DFO Champawat defends his department saying the endeavour is against the technical specifications of their working plan. “Last year in Choonahajuri village, people planted fruit trees in a teak forest, where technically no other plants should be allowed.” Elaborating on his other contention that the tribals are encroaching forestland, Champawat says, “In Pipalbarra, people had built shelters near the plantation site and started farming on nearby forestland.”

Activists trash these arguments. Anil Garg, a land rights and forest researcher in Betul, says, “The fact that fruit trees are disappearing reflects badly on the department’s teak-centric management style.” The department does not even keep a record of felling of non-timber species, he claims. “Bamboo has virtually disappeared from the forest because of inept management. Destruction of plants is wrong on legal, social and human grounds,” he adds.

Commenting on the encroachment issue, Modi says staying near the plantation has been necessitated by the department’s own activities. “The plantations have been destroyed so often that people prefer to guard them day and night.” In Pipalbarra, land was neglected by the department and overrun by lantana before people chose to plant saplings of fruit trees, says Modi.

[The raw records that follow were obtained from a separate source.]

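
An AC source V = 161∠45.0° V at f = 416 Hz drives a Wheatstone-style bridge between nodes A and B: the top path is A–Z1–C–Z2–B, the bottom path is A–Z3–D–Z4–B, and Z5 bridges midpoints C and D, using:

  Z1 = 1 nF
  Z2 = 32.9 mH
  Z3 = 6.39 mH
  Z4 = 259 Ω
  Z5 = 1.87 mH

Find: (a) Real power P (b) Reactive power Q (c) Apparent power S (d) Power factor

Step 1 — Angular frequency: ω = 2π·f = 2π·416 = 2614 rad/s.
Step 2 — Component impedances:
  Z1: Z = 1/(jωC) = -j/(ω·C) = 0 - j3.826e+05 Ω
  Z2: Z = jωL = j·2614·0.0329 = 0 + j85.99 Ω
  Z3: Z = jωL = j·2614·0.00639 = 0 + j16.7 Ω
  Z4: Z = R = 259 Ω
  Z5: Z = jωL = j·2614·0.00187 = 0 + j4.888 Ω
Step 3 — Bridge requires nodal analysis (the Z5 bridge couples midpoints C and D, so the two paths cannot be reduced to a simple series/parallel combination). Setting node B to ground and injecting 1 A at node A, the 3-node admittance system at A, C, D solves to V_A = Z_AB = 28.39 + j97.62 Ω = 101.7∠73.8° Ω.
Step 4 — Source phasor: V = 161∠45.0° V = 113.8 + j113.8 V.
Step 5 — Current: I = V / Z = 1.388 - j0.7625 A = 1.584∠-28.8° A.
Step 6 — Complex power: S = V·I* = 71.21 + j244.8 VA.
Step 7 — Real power: P = Re(S) = 71.21 W.
Step 8 — Reactive power: Q = Im(S) = 244.8 VAR.
Step 9 — Apparent power: |S| = 255 VA.
Step 10 — Power factor: PF = P/|S| = 0.2793 (lagging).

(a) P = 71.21 W  (b) Q = 244.8 VAR  (c) S = 255 VA  (d) PF = 0.2793 (lagging)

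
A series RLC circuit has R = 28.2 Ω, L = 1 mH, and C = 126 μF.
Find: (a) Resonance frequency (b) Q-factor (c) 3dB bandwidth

Step 1 — Resonance condition Im(Z)=0 gives ω₀ = 1/√(LC).
Step 2 — ω₀ = 1/√(0.001·0.000126) = 2817 rad/s.
Step 3 — f₀ = ω₀/(2π) = 448.4 Hz.
Step 4 — Series Q: Q = ω₀L/R = 2817·0.001/28.2 = 0.0999.
Step 5 — 3dB bandwidth: Δω = ω₀/Q = 2.82e+04 rad/s; BW = Δω/(2π) = 4488 Hz.

(a) f₀ = 448.4 Hz  (b) Q = 0.0999  (c) BW = 4488 Hz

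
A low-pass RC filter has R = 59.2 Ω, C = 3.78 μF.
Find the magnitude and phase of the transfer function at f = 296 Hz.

Step 1 — Angular frequency: ω = 2π·296 = 1860 rad/s.
Step 2 — Transfer function: H(jω) = 1/(1 + jωRC).
Step 3 — Denominator: 1 + jωRC = 1 + j·1860·59.2·3.78e-06 = 1 + j0.4162.
Step 4 — H = 0.8524 - j0.3547.
Step 5 — Magnitude: |H| = 0.9232 (-0.7 dB); phase: φ = -22.6°.

|H| = 0.9232 (-0.7 dB), φ = -22.6°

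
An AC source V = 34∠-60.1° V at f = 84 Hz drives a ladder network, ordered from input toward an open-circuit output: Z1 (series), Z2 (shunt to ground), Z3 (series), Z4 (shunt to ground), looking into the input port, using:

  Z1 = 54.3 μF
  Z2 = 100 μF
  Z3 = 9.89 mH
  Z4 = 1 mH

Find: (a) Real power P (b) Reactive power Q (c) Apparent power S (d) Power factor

Step 1 — Angular frequency: ω = 2π·f = 2π·84 = 527.8 rad/s.
Step 2 — Component impedances:
  Z1: Z = 1/(jωC) = -j/(ω·C) = 0 - j34.89 Ω
  Z2: Z = 1/(jωC) = -j/(ω·C) = 0 - j18.95 Ω
  Z3: Z = jωL = j·527.8·0.00989 = 0 + j5.22 Ω
  Z4: Z = jωL = j·527.8·0.001 = 0 + j0.5278 Ω
Step 3 — Ladder network (open output): work backward from the far end, alternating series and parallel combinations. Z_in = 0 - j26.64 Ω = 26.64∠-90.0° Ω.
Step 4 — Source phasor: V = 34∠-60.1° V = 16.95 - j29.47 V.
Step 5 — Current: I = V / Z = 1.106 + j0.6361 A = 1.276∠29.9° A.
Step 6 — Complex power: S = V·I* = 0 - j43.39 VA.
Step 7 — Real power: P = Re(S) = 0 W.
Step 8 — Reactive power: Q = Im(S) = -43.39 VAR.
Step 9 — Apparent power: |S| = 43.39 VA.
Step 10 — Power factor: PF = P/|S| = 0 (leading).

(a) P = 0 W  (b) Q = -43.39 VAR  (c) S = 43.39 VA  (d) PF = 0 (leading)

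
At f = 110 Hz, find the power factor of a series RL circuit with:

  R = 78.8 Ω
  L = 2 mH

Step 1 — Angular frequency: ω = 2π·f = 2π·110 = 691.2 rad/s.
Step 2 — Component impedances:
  R: Z = R = 78.8 Ω
  L: Z = jωL = j·691.2·0.002 = 0 + j1.382 Ω
Step 3 — Series combination: Z_total = R + L = 78.8 + j1.382 Ω = 78.81∠1.0° Ω.
Step 4 — Power factor: PF = cos(φ) = Re(Z)/|Z| = 78.8/78.812 = 0.9998.
Step 5 — Type: Im(Z) = 1.382 ⇒ lagging (phase φ = 1.0°).

PF = 0.9998 (lagging, φ = 1.0°)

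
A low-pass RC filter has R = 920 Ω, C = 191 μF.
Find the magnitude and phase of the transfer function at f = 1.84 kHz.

Step 1 — Angular frequency: ω = 2π·1840 = 1.156e+04 rad/s.
Step 2 — Transfer function: H(jω) = 1/(1 + jωRC).
Step 3 — Denominator: 1 + jωRC = 1 + j·1.156e+04·920·0.000191 = 1 + j2032.
Step 4 — H = 2.423e-07 - j0.0004922.
Step 5 — Magnitude: |H| = 0.0004922 (-66.2 dB); phase: φ = -90.0°.

|H| = 0.0004922 (-66.2 dB), φ = -90.0°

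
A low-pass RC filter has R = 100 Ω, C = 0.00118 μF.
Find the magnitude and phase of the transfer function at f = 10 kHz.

Step 1 — Angular frequency: ω = 2π·1e+04 = 6.283e+04 rad/s.
Step 2 — Transfer function: H(jω) = 1/(1 + jωRC).
Step 3 — Denominator: 1 + jωRC = 1 + j·6.283e+04·100·1.18e-09 = 1 + j0.007414.
Step 4 — H = 0.9999 - j0.007414.
Step 5 — Magnitude: |H| = 1 (-0.0 dB); phase: φ = -0.4°.

|H| = 1 (-0.0 dB), φ = -0.4°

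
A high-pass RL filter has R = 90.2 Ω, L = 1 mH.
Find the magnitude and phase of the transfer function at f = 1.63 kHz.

Step 1 — Angular frequency: ω = 2π·1630 = 1.024e+04 rad/s.
Step 2 — Transfer function: H(jω) = jωL/(R + jωL).
Step 3 — Numerator jωL = j·10.24; denominator R + jωL = 90.2 + j10.24.
Step 4 — H = 0.01273 + j0.1121.
Step 5 — Magnitude: |H| = 0.1128 (-19.0 dB); phase: φ = 83.5°.

|H| = 0.1128 (-19.0 dB), φ = 83.5°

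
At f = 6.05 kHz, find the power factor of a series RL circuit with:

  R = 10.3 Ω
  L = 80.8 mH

Step 1 — Angular frequency: ω = 2π·f = 2π·6050 = 3.801e+04 rad/s.
Step 2 — Component impedances:
  R: Z = R = 10.3 Ω
  L: Z = jωL = j·3.801e+04·0.0808 = 0 + j3071 Ω
Step 3 — Series combination: Z_total = R + L = 10.3 + j3071 Ω = 3071∠89.8° Ω.
Step 4 — Power factor: PF = cos(φ) = Re(Z)/|Z| = 10.3/3071.5 = 0.003353.
Step 5 — Type: Im(Z) = 3071 ⇒ lagging (phase φ = 89.8°).

PF = 0.003353 (lagging, φ = 89.8°)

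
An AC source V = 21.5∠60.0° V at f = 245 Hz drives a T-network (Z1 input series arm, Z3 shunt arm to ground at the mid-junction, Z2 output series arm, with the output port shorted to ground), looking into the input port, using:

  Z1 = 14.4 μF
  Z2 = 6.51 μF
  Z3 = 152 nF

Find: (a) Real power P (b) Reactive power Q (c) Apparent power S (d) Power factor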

The implementation of Forest Rights Act—which could provide much relief to the tribals—has been abysmal in the two districts. The officials have rejected large number of applications for individual land claims. “It is impossible to talk about community forest rights in this atmosphere because people can’t believe they can have rights to forests, when even titles to their agricultural land are being denied,” says Rajendra Gadhwal, an SAS activist.

Despite the lack of support from the government, the tribals are unfazed. Suban Darshma of Markadhana says, “This is our forest and we will not be made criminals here.”